The money will be allocated to school districts in proportion to need, based on the number of non-English speaking students in the kindergarten through grade-12 programs, according to Gabriel Cortina, assistant superintendent in charge of the Division of Adult and Occupational Education, which runs ESL programs.
Although the promised funding initially allowed the Los Angeles district to reduce its waiting list by 6,500, the list has grown by almost the same amount since then, according to Dale MacIntyre, who keeps statistics for the adult education division.
Suit Filed Over Shortage
Last month, the Bell chapter of the League of United Latin-American Citizens (LULAC) joined three other plaintiffs in filing suit against the Los Angeles Unified School District over a reported shortage of ESL classes for adults and a 1986-87 waiting list of 40,000 names.
In the lawsuit filed in Superior Court in October, LULAC, along with the Assn. of Mexican-American Educators and two private citizens, charged that the Los Angeles Unified School District violated the 1924 California Education Code which requires ESL instruction for non-English speaking adults "to a degree of proficiency equal to that required for completion of the eighth grade."
But district officials say they simply do not have the money to keep up with the demand. They say the state put a cap on the growth of ESL classes, restricting state funding to allow just a 2.5% increase each year in six of the last eight years. Currently, 57% of the total adult education budget in the district is allocated for ESL.
At the Huntington Park/Bell adult school, about 2,700 of its 4,200 students are in ESL classes, and the school's total enrollment could increase by 20% with ESL students alone if it had the money, rooms and teachers. The school operates 41 ESL classes, including the 19 recently opened.
"Our position is that when you are mandated by the state, you have to meet the need," said Carmen Estrada, attorney with the Western Center on Law and Poverty, representing Maria Elena Perez, a plaintiff in the suit. "It's just like the school district has to provide education for children from kindergarten to 12th grade. They can't put those kids on a waiting list."
Ramiro Garcia, assistant superintendent for bilingual education and coordinator of ESL districtwide for K-12 classes, disagrees, saying the district is not required to provide an ESL class for every adult seeking admission--although it would like to do so.
"We are legislated by state ordinance to serve (K-12) students so that they can meet the graduation requirements," Garcia said. "The difference is that those students must be served, and the other group is supplementary.
"And we are unable to keep up with the demand. If we could, if we had the financial capability, we would do that. We don't have a philosophical difference with (the plaintiffs in the lawsuit)."
The Huntington Park/Bell adult school, which has 7.9% of the district's non-English speaking students, was notified in September it could expect to receive about $125,000, enough to fund 19 classes, said Marty Varon of adult education budget services. Hundreds of students, almost all Latino, flooded into the available classrooms.

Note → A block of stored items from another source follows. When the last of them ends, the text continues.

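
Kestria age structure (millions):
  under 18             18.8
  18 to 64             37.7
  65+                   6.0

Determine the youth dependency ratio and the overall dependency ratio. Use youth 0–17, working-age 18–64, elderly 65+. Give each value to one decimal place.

Youth dependency ratio = 18.8 / 37.7 × 100 = 49.9
Total dependency ratio = (18.8 + 6.0) / 37.7 × 100 = 24.8 / 37.7 × 100 = 65.8

Youth dependency ratio: 49.9
Total dependency ratio: 65.8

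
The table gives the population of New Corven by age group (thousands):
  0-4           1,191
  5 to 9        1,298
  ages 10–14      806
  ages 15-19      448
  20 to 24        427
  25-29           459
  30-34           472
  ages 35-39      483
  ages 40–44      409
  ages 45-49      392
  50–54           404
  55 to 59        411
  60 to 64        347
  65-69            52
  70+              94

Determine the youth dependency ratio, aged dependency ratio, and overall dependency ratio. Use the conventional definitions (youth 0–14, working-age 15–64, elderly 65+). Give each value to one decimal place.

0–14: 1,191 + 1,298 + 806 = 3,295
15–64: 448 + 427 + 459 + 472 + 483 + 409 + 392 + 404 + 411 + 347 = 4,252
65+: 52 + 94 = 146
Youth dependency ratio = 3,295 / 4,252 × 100 = 77.5
Old-age dependency ratio = 146 / 4,252 × 100 = 3.4
Total dependency ratio = (3,295 + 146) / 4,252 × 100 = 3,441 / 4,252 × 100 = 80.9

Youth dependency ratio: 77.5
Old-age dependency ratio: 3.4
Total dependency ratio: 80.9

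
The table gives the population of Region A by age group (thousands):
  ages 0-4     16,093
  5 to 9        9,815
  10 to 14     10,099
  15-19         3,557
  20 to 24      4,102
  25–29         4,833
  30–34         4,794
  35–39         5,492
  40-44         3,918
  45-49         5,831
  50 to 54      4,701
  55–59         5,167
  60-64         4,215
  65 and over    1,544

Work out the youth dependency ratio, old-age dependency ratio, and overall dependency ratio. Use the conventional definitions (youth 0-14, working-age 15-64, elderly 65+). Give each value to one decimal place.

0–14: 16,093 + 9,815 + 10,099 = 36,007
15–64: 3,557 + 4,102 + 4,833 + 4,794 + 5,492 + 3,918 + 5,831 + 4,701 + 5,167 + 4,215 = 46,610
65+: 1,544
Youth dependency ratio = 36,007 / 46,610 × 100 = 77.3
Old-age dependency ratio = 1,544 / 46,610 × 100 = 3.3
Total dependency ratio = (36,007 + 1,544) / 46,610 × 100 = 37,551 / 46,610 × 100 = 80.6

Youth dependency ratio: 77.3
Old-age dependency ratio: 3.3
Total dependency ratio: 80.6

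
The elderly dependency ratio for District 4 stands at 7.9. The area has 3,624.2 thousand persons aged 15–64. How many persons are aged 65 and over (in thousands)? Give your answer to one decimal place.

Old-age dependency ratio = elderly / working-age × 100
7.9 = E / 3,624.2 × 100
⇒ 286.3

Aged 65 and over: 286.3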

When Gallego learned about the extra allocation, he scrambled to find teachers and facilities for the new classes. He placed students in satellite classrooms in Bell's Little Bear Park and, in Huntington Park, at the Salvation Army Church and a Seventh-day Adventist Church.
The adult school serves the communities of Huntington Park, Bell, Cudahy and Maywood. It normally operates at night at two high schools--Huntington Park High School and Bell High School--and is directed from Huntington Park High by Gallego.